Vor einem Jahr hat Finanzminister Gernot Blümel versprochen, alle notwendigen Finanzmittel zur Bewältigung der Corona-Krise in die Hand zu nehmen. "Koste es, was es wolle", sagte er damals. Nach einem Jahr im Corona-Modus sich da schon einiges zusammengeläppert. Bis jetzt hat der Bund 33,539 Milliarden Euro an Corona-Hilfen ausbezahlt oder zugesagt. Und das sind nur die budgetären Kosten der Krise. Die gesellschaftlichen und volkswirtschaftlichen Kosten gehen weit darüber hinaus und steigen mit jedem Tag weiter an.

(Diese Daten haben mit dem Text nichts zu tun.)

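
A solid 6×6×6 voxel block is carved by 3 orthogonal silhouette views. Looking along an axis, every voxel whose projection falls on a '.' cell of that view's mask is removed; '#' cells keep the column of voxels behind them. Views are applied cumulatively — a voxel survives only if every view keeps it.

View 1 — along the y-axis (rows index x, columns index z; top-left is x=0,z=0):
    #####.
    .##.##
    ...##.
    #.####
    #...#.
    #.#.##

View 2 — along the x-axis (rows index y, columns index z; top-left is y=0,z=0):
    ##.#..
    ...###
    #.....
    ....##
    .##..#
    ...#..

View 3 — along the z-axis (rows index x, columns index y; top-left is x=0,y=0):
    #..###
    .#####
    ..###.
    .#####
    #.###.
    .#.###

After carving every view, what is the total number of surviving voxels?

before carving: 216 voxels (6×6×6)
carve view 1 (along y, XZ-mask fill 22/36): 132 voxels remain
carve view 2 (along x, YZ-mask fill 13/36): 46 voxels remain
carve view 3 (along z, XY-mask fill 25/36): 33 voxels remain

33 voxels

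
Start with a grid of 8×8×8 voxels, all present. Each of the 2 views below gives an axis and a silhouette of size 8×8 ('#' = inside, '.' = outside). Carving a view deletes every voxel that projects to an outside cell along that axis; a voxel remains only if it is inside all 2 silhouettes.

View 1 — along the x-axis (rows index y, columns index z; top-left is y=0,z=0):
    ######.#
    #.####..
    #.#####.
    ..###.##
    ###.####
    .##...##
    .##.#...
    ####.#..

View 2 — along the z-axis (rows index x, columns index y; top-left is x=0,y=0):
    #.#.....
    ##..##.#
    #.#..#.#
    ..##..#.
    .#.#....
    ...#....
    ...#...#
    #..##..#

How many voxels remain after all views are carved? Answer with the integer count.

before carving: 512 voxels (8×8×8)
step 1: project along x, AND mask (42/64) → |grid| = 336
step 2: project along z, AND mask (23/64) → |grid| = 126

remaining voxels: 126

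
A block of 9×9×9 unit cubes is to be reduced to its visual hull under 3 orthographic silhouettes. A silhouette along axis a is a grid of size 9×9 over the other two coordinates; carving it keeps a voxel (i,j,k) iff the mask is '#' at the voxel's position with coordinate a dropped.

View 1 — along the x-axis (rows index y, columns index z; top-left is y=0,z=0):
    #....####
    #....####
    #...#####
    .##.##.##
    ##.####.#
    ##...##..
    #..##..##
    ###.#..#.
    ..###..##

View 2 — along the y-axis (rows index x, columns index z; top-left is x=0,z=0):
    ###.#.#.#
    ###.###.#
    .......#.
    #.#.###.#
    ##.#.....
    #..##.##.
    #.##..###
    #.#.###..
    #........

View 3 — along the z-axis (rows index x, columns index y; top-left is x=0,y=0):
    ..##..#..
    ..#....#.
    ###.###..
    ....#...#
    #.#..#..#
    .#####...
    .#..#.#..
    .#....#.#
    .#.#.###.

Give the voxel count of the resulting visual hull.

start: 9×9×9 = 729 voxels
V1 x: intersect with YZ mask (48 set) -- 432 left
V2 y: intersect with XZ mask (40 set) -- 219 left
V3 z: intersect with XY mask (33 set) -- 75 left

75 voxels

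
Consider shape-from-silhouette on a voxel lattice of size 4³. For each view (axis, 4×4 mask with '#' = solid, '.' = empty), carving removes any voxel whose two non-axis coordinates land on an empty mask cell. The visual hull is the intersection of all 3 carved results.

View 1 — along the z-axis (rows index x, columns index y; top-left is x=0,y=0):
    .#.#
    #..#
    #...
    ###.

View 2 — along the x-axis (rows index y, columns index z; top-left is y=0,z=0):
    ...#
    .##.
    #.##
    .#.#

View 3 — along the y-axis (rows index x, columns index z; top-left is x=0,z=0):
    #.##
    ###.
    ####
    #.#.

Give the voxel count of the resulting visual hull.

initial block: 4^3 = 64
after view 1 [z-axis, 8 of 16 cells solid] → remaining = 32
after view 2 [x-axis, 8 of 16 cells solid] → remaining = 14
after view 3 [y-axis, 12 of 16 cells solid] → remaining = 7

voxel count = 7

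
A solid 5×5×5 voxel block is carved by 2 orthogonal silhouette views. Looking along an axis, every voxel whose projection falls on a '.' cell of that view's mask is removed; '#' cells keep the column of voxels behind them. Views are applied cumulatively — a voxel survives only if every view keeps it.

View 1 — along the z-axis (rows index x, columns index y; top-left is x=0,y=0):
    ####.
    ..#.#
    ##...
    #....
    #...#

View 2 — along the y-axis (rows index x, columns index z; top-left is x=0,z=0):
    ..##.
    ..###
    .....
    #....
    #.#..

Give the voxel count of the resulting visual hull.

before carving: 125 voxels (5×5×5)
after view 1 [z-axis, 11 of 25 cells solid] → remaining = 55
after view 2 [y-axis, 8 of 25 cells solid] → remaining = 19

19 voxels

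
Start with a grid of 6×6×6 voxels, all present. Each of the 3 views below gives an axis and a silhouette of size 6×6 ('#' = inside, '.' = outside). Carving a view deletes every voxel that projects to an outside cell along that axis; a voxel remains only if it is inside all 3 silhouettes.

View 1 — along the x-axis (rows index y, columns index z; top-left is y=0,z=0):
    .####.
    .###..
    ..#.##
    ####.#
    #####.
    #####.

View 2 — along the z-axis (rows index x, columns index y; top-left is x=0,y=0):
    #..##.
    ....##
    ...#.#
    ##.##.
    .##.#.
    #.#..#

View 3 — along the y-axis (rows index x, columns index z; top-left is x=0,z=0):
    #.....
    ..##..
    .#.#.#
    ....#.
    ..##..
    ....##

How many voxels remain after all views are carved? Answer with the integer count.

voxel count = 22

before carving: 216 voxels (6×6×6)
step 1: project along x, AND mask (25/36) → |grid| = 150
step 2: project along z, AND mask (17/36) → |grid| = 74
step 3: project along y, AND mask (11/36) → |grid| = 22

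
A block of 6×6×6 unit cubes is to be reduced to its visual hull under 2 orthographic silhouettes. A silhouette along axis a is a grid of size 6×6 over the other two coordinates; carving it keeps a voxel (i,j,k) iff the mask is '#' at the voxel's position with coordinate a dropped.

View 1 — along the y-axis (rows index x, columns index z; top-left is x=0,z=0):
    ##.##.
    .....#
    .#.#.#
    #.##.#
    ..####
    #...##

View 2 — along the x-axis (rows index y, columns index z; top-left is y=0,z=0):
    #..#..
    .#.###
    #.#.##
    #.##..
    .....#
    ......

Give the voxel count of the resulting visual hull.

start: 6×6×6 = 216 voxels
after view 1 [y-axis, 19 of 36 cells solid] → remaining = 114
after view 2 [x-axis, 14 of 36 cells solid] → remaining = 48

48 voxels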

Marina Delcheva ist Leiterin des Ressorts "Wirtschaft" bei der "Wiener Zeitung".
Marina Delcheva ist Leiterin des Ressorts "Wirtschaft" bei der "Wiener Zeitung".

Aktuell sind weiterhin knapp 480.000 Menschen ohne Job und mehr als 487.000 in Kurzarbeit. Die Staatsverschuldung wird laut Fiskalrat heuer auf 87,1 Prozent der Wirtschaftsleistung steigen. 2019 waren es noch 70,9 Prozent.

Dieser Schuldenberg wird weiter wachsen, denn ein Ende ist nicht Sicht. Weder was das Infektionsgeschehen betrifft, noch was die Wirtschaft anbelangt. Laut Wifo ist das BIP in Österreich im Vorjahr um 7,5 Prozent eingebrochen. Heuer soll es sich um magere 2,5 Prozent erholen.

Mit dieser Entwicklung schneidet Österreich im EU-Vergleich schlecht ab. Denn während im ersten Lockdown die Einbrüche noch im EU-Schnitt lagen, ist im vierten Quartal des Vorjahres die heimische Konjunktur mit minus 4,3 Prozent so stark eingebrochen wie in keinem anderen EU-Land.

Im Finanzministerium argumentiert man die heftigen Einbrüche gern mit Österreichs Abhängigkeit vom (Winter-)Tourismus, der heuer ein Totalausfall war. Immerhin macht der Sektor laut Wifo 7,3 Prozent der heimischen Wirtschaftsleistung aus.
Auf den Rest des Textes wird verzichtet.